Already I’m noticing a change in my tone and vocabulary. I usually direct my journal entries to the audience of a future generation, which leads me to describing places, objects, current events, and slang that my audience may not understand. But today my audience is you, the present-day blog reader with a curiosity for social media and a passion for the writing craft.
This exercise was frequent in my graduate school courses. We were instructed to pick someone in the classroom and address the classmate’s name at the top of our page. For the next 15 minutes, we were then to write a fictional scene as if our addressed classmate was our only audience member. My diction and syntax changed dramatically from classmate to classmate depending on how comfortable my narrating character or I was in expressing the story.
As I mentioned in my previous blog post, the journal has an audience, whether or not the audience receives the story. That is because the writer is always directing the story towards someone, thinking on how to craft the story to capture and retain the audience’s attention (and adoration).
This is why journaling is commonly found in published stories. Journaling in stories has as much impact on the writing style as it does on character development and the progression of the narration.
Journaling in Stories Makes the Narrating Character Aware of the Audience
Can you identify the specific audience for your work-in-progress? Perhaps this is why you might be struggling with your writing. Not having a specific target to aim your arrow at gives too much unnecessary freedom to go all over the place. Keep yourself and your narrating character focused on one target audience. Is the target audience inside or outside the story? How does the narrating character speak now? Does the narrating character need to impress the audience or need to be formal?

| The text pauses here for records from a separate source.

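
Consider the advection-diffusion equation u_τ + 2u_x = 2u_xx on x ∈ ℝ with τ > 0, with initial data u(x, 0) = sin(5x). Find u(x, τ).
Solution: Change to a moving frame: let η = x - 2τ, σ = τ and write u(x,τ) = w(η,σ).
By the chain rule u_τ = w_σ - 2w_η, u_x = w_η, u_xx = w_ηη.
Then u_τ + 2u_x = w_σ: the advection term cancels and the PDE becomes the heat equation w_σ = 2w_ηη on η ∈ ℝ.
Initial data: w(η,0) = u(η,0) = sin(5η).
On η ∈ ℝ each mode satisfies (sin(nη))″ = -n² sin(nη), so exp(-2n²σ) sin(nη) solves the heat equation; by superposition w(η,σ) = Σ c_n exp(-2n²σ) sin(nη).
Reading off the coefficients: c_5=1, so w(η,σ) = exp(-50σ)sin(5η).
Substituting back η = x - 2τ, σ = τ: u(x,τ) = w(x - 2τ, τ).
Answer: u(x, τ) = exp(-50τ)sin(5x - 10τ)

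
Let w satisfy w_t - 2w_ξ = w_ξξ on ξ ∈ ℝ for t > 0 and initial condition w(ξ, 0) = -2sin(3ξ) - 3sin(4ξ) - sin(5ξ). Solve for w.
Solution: Moving frame: η = ξ + 2t, σ = t, w = u(η,σ), so w_t = u_σ + 2u_η and w_ξξ = u_ηη.
Hence w_t - 2w_ξ = u_σ and the PDE becomes the heat equation u_σ = u_ηη on η ∈ ℝ.
Initial data: u(η,0) = w(η,0) = -2sin(3η) - 3sin(4η) - sin(5η). Each mode sin(nη) decays as exp(-n²σ) on ℝ, so u(η,σ) = Σ c_n exp(-n²σ) sin(nη) with c_3=-2, c_4=-3, c_5=-1: u(η,σ) = -2exp(-9σ)sin(3η) - 3exp(-16σ)sin(4η) - exp(-25σ)sin(5η).
Substituting back: w(ξ,t) = u(ξ + 2t, t).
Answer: w(ξ, t) = -2exp(-9t)sin(6t + 3ξ) - 3exp(-16t)sin(8t + 4ξ) - exp(-25t)sin(10t + 5ξ)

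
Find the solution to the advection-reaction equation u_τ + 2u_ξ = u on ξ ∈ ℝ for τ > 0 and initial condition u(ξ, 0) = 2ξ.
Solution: Substitute u = exp(τ)w, i.e. w = exp(-τ)u.
By the product rule, u_τ = exp(τ)(w_τ + w), u_ξ = exp(τ)w_ξ.
Substituting into the PDE and dividing by exp(τ): w_τ + w + 2w_ξ = w.
The lower-order terms cancel, leaving the standard advection equation w_τ + 2w_ξ = 0.
Initial data for w: w(ξ,0) = u(ξ,0) = 2ξ.
Solve for w:
  By method of characteristics (waves move right with speed 2):
  Along characteristics ξ - 2τ = const, w is constant, so w(ξ,τ) = f(ξ - 2τ) with f = w(·, 0).
Hence w(ξ,τ) = 2ξ - 4τ.
Transform back: u(ξ,τ) = exp(τ)w(ξ,τ).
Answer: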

Journaling in Stories Keeps the Narrating Character Honest
Just like in real life, journaling for an audience doesn’t mean the audience will read it. The narrating character knows this, so the narrating character starts speaking words or thoughts they’d like to express to this audience but may not have the courage to do so outside of this medium. But even if it is eventually read, the narrating character wants the audience on their side, so the narrating character will try to be as persuasive as possible in getting the reader’s sympathy. The narrating character may be unreliable but is still conveying their perceived version of reality as powerfully as possible.
Applying the lessons from journaling into your own story doesn’t necessarily mean altering your story into a journal format. Although the style of journaling in stories is enjoyable to read, the success of the journal style can still be applied to traditional stylistic methods. Just write “Dear [audience name],” at the top of each draft to remind yourself and your narrating character of the following:
- Who is receiving this story?
- What parts of the story are they to receive?
- When are they receiving this story?
- Where are they receiving this story?
- Why are they receiving this story?
- How are they receiving this story?